In the late 1990s if you stuck in the same job you could expect to get an annual pay rise of around 6 per cent. Even in the years just before the financial crisis, you could expect 4 per cent. Yet today the typical pay rise for someone remaining with their employer is around 2.5 per cent, barely above inflation. The returns from being loyal have fallen over time. By contrast those switching jobs are being rewarded. Last year the typical pay rise for someone moving jobs was around 10 per cent – the highest it’s been since the early 2000s.

Given this you’d perhaps expect that job-hopping was becoming increasingly common. Yet, last year just 3 per cent of people voluntarily switched jobs, well down on levels before the crisis. Even more surprising is that this lethargy is particularly pronounced amongst younger workers. In the early-2000s around 1 in 10 employees aged under 30 moved jobs each year, in the past few years it’s fallen to 1 in 20. We’ve heard a lot about ‘portfolio careers’ and no more jobs for life. Millennials don’t appear to have got the message.
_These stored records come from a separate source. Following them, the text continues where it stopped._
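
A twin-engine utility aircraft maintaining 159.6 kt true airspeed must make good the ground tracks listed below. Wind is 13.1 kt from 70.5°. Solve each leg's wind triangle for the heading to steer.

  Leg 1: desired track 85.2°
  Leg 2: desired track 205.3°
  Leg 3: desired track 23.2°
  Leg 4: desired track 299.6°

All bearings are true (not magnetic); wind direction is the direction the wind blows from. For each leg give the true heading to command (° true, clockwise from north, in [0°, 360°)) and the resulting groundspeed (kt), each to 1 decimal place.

Leg 1: desired track 85.2°; wind correction -1.2° → command heading 84.0°, groundspeed 146.9 kt
Leg 2: desired track 205.3°; wind correction -3.3° → command heading 202.0°, groundspeed 168.6 kt
Leg 3: desired track 23.2°; wind correction +3.5° → command heading 26.7°, groundspeed 150.4 kt
Leg 4: desired track 299.6°; wind correction +3.6° → command heading 303.2°, groundspeed 167.9 kt

Leg 1: heading=84.0°, groundspeed=146.9 kt
Leg 2: heading=202.0°, groundspeed=168.6 kt
Leg 3: heading=26.7°, groundspeed=150.4 kt
Leg 4: heading=303.2°, groundspeed=167.9 kt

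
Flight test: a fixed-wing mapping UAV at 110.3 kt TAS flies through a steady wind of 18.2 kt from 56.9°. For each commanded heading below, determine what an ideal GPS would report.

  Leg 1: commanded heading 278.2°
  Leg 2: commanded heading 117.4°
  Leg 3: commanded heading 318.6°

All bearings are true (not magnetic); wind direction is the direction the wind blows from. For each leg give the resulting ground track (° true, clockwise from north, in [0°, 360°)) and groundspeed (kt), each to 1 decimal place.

Leg 1: track=272.7°, groundspeed=124.6 kt
Leg 2: track=126.3°, groundspeed=102.6 kt
Leg 3: track=309.5°, groundspeed=114.4 kt

Leg 1: heading 278.2°; drift -5.5° → track 272.7°, groundspeed 124.6 kt
Leg 2: heading 117.4°; drift +8.9° → track 126.3°, groundspeed 102.6 kt
Leg 3: heading 318.6°; drift -9.1° → track 309.5°, groundspeed 114.4 kt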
Does this matter? Perhaps not if longer job tenure simply means that more people are happy in their jobs. But even if you believe this – and let’s face it, it’s hard to believe that everyone loves their job ­– loyalty has a dark side, particularly for younger workers.

Moving jobs is not just a good way to earn more money. It’s a good way to progress and build up new skills. Besides, job-moves become less common as people get older, so take the opportunity to move while you can. Job moves are also good for businesses; a healthy jobs market is one that matches workers to the jobs that best suit them and one in which employers can access the talent they need. And if that’s not enough, job moves are good for the economy too: moves spur productivity rises as new skills are picked up. Given Britain’s terrible productivity record, the country definitely needs a more upwardly mobile workforce.

But the fact remains that over nine in ten workers don’t move jobs from year-to-year. It’s a concern if people are staying put for the wrong reasons. Our polling last year showed that over a third of the responses by young people showed pessimism about the job opportunities available to them. This was something backed-up by participants in our focus groups. As one man in his mid-20s put it: “To go out and be like the new kid in school… you may not be as good as you think you are. You do kind of pigeon-hole yourself: this is what I can do, I’m good at this, why take that risk? Granted, nine times out of ten it will probably pay off but it’s having the confidence to leave behind what you know.”

Millennials are often unfairly characterised as fickle. The evidence shows that this isn’t the case. Encouraging younger people to be a bit less loyal when it comes to their jobs and careers would be no bad thing.